Why, conceptually, is it that $\binom{n}{r} = \binom{n-1}{r-1} + \binom{n-1}{r}$?

Question

Why, conceptually, is it that $$\binom{n}{r} = \binom{n-1}{r-1} + \binom{n-1}{r}?$$ I know how to prove that this is true, but I don't understand conceptually why it makes sense.

Answer 1

Because the number of ways that we can make a team of a certain size is equal to the number of ways that we can make a team of the same size without Fred, plus the number of ways we can make a team of size one smaller, plus Fred.

Answer 2

The number of the combination that we choose $r$ people from $n$ people is the sum of the number of the combination that a person named $A$ is included and the number of the combination that $A$ is not included.

Answer 3

Sure. You're dividing into 2 cases. On the one hand you're saying I'm stuck choosing this element over here. So now I have r-1 more choices to make out of n-1 things. In the other case you're refusing that element. Now you've eliminated a choice, but still must pick r elements. These two cases are exhaustive and exclusive.

Answer 4

Another simple way to look at it is Pascal's triangle.

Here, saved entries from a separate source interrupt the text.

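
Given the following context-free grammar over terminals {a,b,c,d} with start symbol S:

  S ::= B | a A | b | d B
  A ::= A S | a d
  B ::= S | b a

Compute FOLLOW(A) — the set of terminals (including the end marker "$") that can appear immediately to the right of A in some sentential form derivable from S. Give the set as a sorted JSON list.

FIRST iteration:
pass 1:
  A via A→a d: +{a}
  B via B→b a: +{b}
  S via S→B: +{b}
  S via S→a A: +{a}
  S via S→d B: +{d}
  FIRST(S)={a,b,d}  FIRST(A)={a}  FIRST(B)={b}
pass 2:
  B via B→S: +{a,d}
  FIRST(S)={a,b,d}  FIRST(A)={a}  FIRST(B)={a,b,d}
pass 3: (no change)
  FIRST(S)={a,b,d}  FIRST(A)={a}  FIRST(B)={a,b,d}

FOLLOW sets:
FOLLOW(S) := {$}
pass 1:
  A→A S: FOLLOW(A) ⊇ FIRST(S) = {a,b,d}; new: +{a,b,d}
  A→A S: FOLLOW(S) ⊇ FOLLOW(A) ⊇ {a,b,d}; new: +{a,b,d}
  S→B: FOLLOW(B) ⊇ FOLLOW(S) ⊇ {$,a,b,d}; new: +{$,a,b,d}
  S→a A: FOLLOW(A) ⊇ FOLLOW(S) ⊇ {$,a,b,d}; new: +{$}
  FOLLOW(S)={$,a,b,d}  FOLLOW(A)={$,a,b,d}  FOLLOW(B)={$,a,b,d}
pass 2: done
  FOLLOW(S)={$,a,b,d}  FOLLOW(A)={$,a,b,d}  FOLLOW(B)={$,a,b,d}

FOLLOW(A) = ["$", "a", "b", "d"]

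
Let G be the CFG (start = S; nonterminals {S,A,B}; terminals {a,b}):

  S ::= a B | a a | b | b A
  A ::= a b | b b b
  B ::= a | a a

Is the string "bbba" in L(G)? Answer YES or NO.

CNF form of G:
  S -> T0 B | T0 T0 | T1 A | b
  A -> T0 T1 | T1 X2
  B -> T0 T0 | a
  T0 -> a
  T1 -> b
  X2 -> T1 T1

Fill CYK table bottom-up:
  [0..0]={S,T1}  "b"  orig:{S}
  [1..1]={S,T1}  "b"  orig:{S}
  [2..2]={S,T1}  "b"  orig:{S}
  [3..3]={B,T0}  "a"  orig:{B}
  [0..1]={X2}  "bb"  orig:{}
  [1..2]={X2}  "bb"  orig:{}
  [2..3]=∅  "ba"
  [0..2]={A}  "bbb"
  [1..3]=∅  "bba"
  [0..3]=∅  "bbba"

S ∉ T[0,3] ⇒ NO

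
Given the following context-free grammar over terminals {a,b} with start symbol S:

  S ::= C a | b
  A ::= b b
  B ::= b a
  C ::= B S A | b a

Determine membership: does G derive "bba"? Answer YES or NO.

Convert to CNF:
  S -> C T1 | b
  A -> T0 T0
  B -> T0 T1
  C -> B X2 | T0 T1
  T0 -> b
  T1 -> a
  X2 -> S A

Fill CYK table bottom-up:
  [0..0]={S,T0}  "b"  orig:{S}
  [1..1]={S,T0}  "b"  orig:{S}
  [2..2]={T1}  "a"  orig:{}
  [0..1]={A}  "bb"
  [1..2]={B,C}  "ba"
  [0..2]=∅  "bba"

S ∉ T[0,2] ⇒ NO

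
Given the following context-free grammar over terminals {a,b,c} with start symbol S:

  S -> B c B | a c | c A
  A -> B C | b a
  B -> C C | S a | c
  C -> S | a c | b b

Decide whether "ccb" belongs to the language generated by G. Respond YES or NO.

CNF form of G:
  S -> B X4 | T1 T2 | T2 A
  A -> B C | T0 T1
  B -> C C | S T1 | c
  C -> B X3 | T0 T0 | T1 T2 | T2 A
  T0 -> b
  T1 -> a
  T2 -> c
  X3 -> T2 B
  X4 -> T2 B

CYK fill:
  T[0,0] 'c' = {B,T2}  orig:{B}
  T[1,1] 'c' = {B,T2}  orig:{B}
  T[2,2] 'b' = {T0}  orig:{}
  T[0,1] 'cc' = {X3,X4}  orig:{}
  T[1,2] 'cb' = ∅
  T[0,2] 'ccb' = ∅

S ∉ T[0,2] ⇒ NO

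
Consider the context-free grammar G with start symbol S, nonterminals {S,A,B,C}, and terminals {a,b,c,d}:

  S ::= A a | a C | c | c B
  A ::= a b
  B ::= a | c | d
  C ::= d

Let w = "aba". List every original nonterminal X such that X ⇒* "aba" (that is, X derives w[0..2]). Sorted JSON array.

Convert to CNF:
  S -> A T0 | T0 C | T2 B | c
  A -> T0 T1
  B -> a | c | d
  C -> d
  T0 -> a
  T1 -> b
  T2 -> c

CYK table (by increasing span), restricted to cells inside w[0..2]:
  cell(0,0) a: {B,T0}  orig:{B}
  cell(1,1) b: {T1}  orig:{}
  cell(2,2) a: {B,T0}  orig:{B}
  cell(0,1) ab: {A}
  cell(1,2) ba: ∅
  cell(0,2) aba: {S}

Original NTs in T[0,2] deriving "aba": ["S"]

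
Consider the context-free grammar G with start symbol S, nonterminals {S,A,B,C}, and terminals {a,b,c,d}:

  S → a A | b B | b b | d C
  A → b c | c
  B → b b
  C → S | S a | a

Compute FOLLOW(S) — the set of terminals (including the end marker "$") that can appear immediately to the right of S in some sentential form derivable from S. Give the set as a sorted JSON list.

Compute FIRST by fixpoint:
iter 1:
  A via A→b c: +{b}
  A via A→c: +{c}
  B via B→b b: +{b}
  C via C→a: +{a}
  S via S→a A: +{a}
  S via S→b B: +{b}
  S via S→d C: +{d}
  S: {a,b,d}  A: {b,c}  B: {b}  C: {a}
iter 2:
  C via C→S: +{b,d}
  S: {a,b,d}  A: {b,c}  B: {b}  C: {a,b,d}
iter 3: (no change)
  S: {a,b,d}  A: {b,c}  B: {b}  C: {a,b,d}

FOLLOW sets:
FOLLOW(S) := {$}
pass 1:
  C→S a: FOLLOW(S) ⊇ FIRST(a) = {a}; new: +{a}
  S→a A: FOLLOW(A) ⊇ FOLLOW(S) ⊇ {$,a}; new: +{$,a}
  S→b B: FOLLOW(B) ⊇ FOLLOW(S) ⊇ {$,a}; new: +{$,a}
  S→d C: FOLLOW(C) ⊇ FOLLOW(S) ⊇ {$,a}; new: +{$,a}
  FOLLOW(S)={$,a}  FOLLOW(A)={$,a}  FOLLOW(B)={$,a}  FOLLOW(C)={$,a}
pass 2: — fixpoint
  FOLLOW(S)={$,a}  FOLLOW(A)={$,a}  FOLLOW(B)={$,a}  FOLLOW(C)={$,a}

FOLLOW(S) = ["$", "a"]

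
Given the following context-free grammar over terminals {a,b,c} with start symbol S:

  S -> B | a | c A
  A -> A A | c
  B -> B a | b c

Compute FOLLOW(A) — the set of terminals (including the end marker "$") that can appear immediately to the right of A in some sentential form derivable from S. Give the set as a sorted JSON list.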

This is simply a formulation of the rule that governs the triangle -- an entry is the sum of the two entries above it. The $i$-th entry in the $n$-th row is the sum of the $i-1$-th entry in the $n-1$-th row and the $i$-th entry in the $n-1$-th row. Hence, $$\binom{n-1}{i-1}+\binom{n-1}{i}=\binom{n}{i}$$

Answer 5

Consider picking $r$ objects out of a set of $n$ of them. Pick a particular object $O$. Either your set has $O$, or it doesn't. There are $\binom{n - 1}{r - 1}$ sets with $O$, and $\binom{n - 1}{r}$ sets without it. (Do you see why those are true?) So together, there are $\binom{n - 1}{r - 1} + \binom{n - 1}{r}$ sets of size $r$.

Answer 6

The number of ways of choosing $r$ items from $n$ distinct items is the same as

• choosing $r-1$ items from the first $n-1$ items (and add to the last item), plus
• choosing $r$ items from the first $n-1$ items (and not choosing the last item)